Makin and Orban de Xivry explain this problem in a different way; they show how within-group correlations do not imply differences in correlations between groups. Figure 1 from their paper and accompanying figure legend are reproduced (CC BY 4.0):
Figure 1. Interpreting comparisons between two effects without directly comparing them. (A) Two variables, X and Y, were measured for two groups A and B. It looks clear that the correlation between these two variables does not differ across these two groups. However, if one compares both correlation coefficients to zero by calculating the significance of the Pearson’s correlation coefficient r, it is possible to find that one group (group A; black circles; n = 20) has a statistically significant correlation (based on a threshold of p<=0.05), whereas the other group (group B, red circles; n = 20) does not. However, this does not indicate that the correlation between the variables X and Y differs between these groups. Monte Carlo simulations can be used to compare the correlations in the two groups (Wilcox and Tian, 2008). (B) In another experimental context, one can look at how a specific outcome measure (e.g. the difference pre- and post-training) differs between two groups. The means for groups C and D are the same, but the variance for group D is higher. If one uses a one-sample t-test to compare this outcome measure to zero for each group separately, it is possible to find that, this variable is significantly different from zero for one group (group C; left; n = 20), but not for the other group (group D, right; n = 20). However, this does not inform us whether this outcome measure is different between the two groups. Instead, one should directly compare the two groups by using an unpaired t-test (top): this shows that this outcome measure is not different for the two groups. Code (including the simulated data) available at github.com/jjodx/InferentialMistakes (Makin and Orban de Xivry, 2019; https://github.com/elifesciences-publications/InferentialMistakes). DOI: https://doi.org/10.7554/eLife.48175.002
Suffice to say, if the aim is to make conclusions on between-group differences, do between-group tests.

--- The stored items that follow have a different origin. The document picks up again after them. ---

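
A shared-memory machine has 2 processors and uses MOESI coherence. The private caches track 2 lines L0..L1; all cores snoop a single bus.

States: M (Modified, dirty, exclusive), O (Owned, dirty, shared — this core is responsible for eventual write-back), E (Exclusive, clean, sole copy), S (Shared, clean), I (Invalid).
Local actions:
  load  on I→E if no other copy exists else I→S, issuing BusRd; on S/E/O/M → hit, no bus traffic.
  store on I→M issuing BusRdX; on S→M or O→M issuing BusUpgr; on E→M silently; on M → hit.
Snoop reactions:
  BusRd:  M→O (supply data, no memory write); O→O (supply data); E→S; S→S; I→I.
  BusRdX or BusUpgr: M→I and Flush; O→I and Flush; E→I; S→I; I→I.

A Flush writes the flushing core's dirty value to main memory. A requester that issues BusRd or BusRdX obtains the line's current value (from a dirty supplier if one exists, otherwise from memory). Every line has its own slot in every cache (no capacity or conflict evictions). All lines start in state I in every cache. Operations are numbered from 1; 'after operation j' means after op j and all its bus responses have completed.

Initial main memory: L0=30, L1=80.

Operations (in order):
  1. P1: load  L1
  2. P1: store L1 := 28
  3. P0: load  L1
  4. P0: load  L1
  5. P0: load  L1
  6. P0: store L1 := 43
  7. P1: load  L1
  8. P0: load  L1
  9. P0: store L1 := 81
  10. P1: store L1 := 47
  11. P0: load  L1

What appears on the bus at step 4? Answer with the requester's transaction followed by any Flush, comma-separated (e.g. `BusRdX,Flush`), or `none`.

[1] P1: load  L1 | P0:I, P1:E(80) | bus: BusRd
[2] P1: store L1 := 28 | P0:I, P1:M(28) | bus: none
[3] P0: load  L1 | P0:S(28), P1:O(28) | bus: BusRd
[4] P0: load  L1 | P0:S(28), P1:O(28) | bus: none
[5] P0: load  L1 | P0:S(28), P1:O(28) | bus: none
[6] P0: store L1 := 43 | P0:M(43), P1:I | bus: BusUpgr,Flush
[7] P1: load  L1 | P0:O(43), P1:S(43) | bus: BusRd
[8] P0: load  L1 | P0:O(43), P1:S(43) | bus: none
[9] P0: store L1 := 81 | P0:M(81), P1:I | bus: BusUpgr
[10] P1: store L1 := 47 | P0:I, P1:M(47) | bus: BusRdX,Flush
[11] P0: load  L1 | P0:S(47), P1:O(47) | bus: BusRd

bus = none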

Over-interpreting non-significant results
This mistake can also be called “spin”, in which conclusions are presented such that they misleadingly imply favourable effects when in fact, there are none. For example, authors can write about an effect that “trends towards statistical significance” or similar. There is much discussion around the difficulties of interpreting statistically significant and non-significant findings, especially when studies are often underpowered (as is common in neuroscience and physiology). Moreover, p values do not indicate how large or small the difference in outcomes are, and whether these differences are meaningful.
Investigators are encouraged to report sizes of effects and their precision (e.g. mean differences and 95% CI) so reviewers and readers can judge how large and how precisely effects have been estimated. When you peer review and all you see are p values, ask authors to report sizes of effects and 95% CI, at least for the key outcomes.
Statistical oversights are common and should be addressed by authors, peer reviewers and editors. Three common mistakes are highlighted here. The scientific community is encouraged to detect, address and avoid these and other common mistakes. If we act together, we can help improve the quality of published research.
Makin TR and Orban de Xivry JJ (2019) Ten common statistical mistakes to watch out for when writing or reviewing a manuscript. eLife 8:e48175.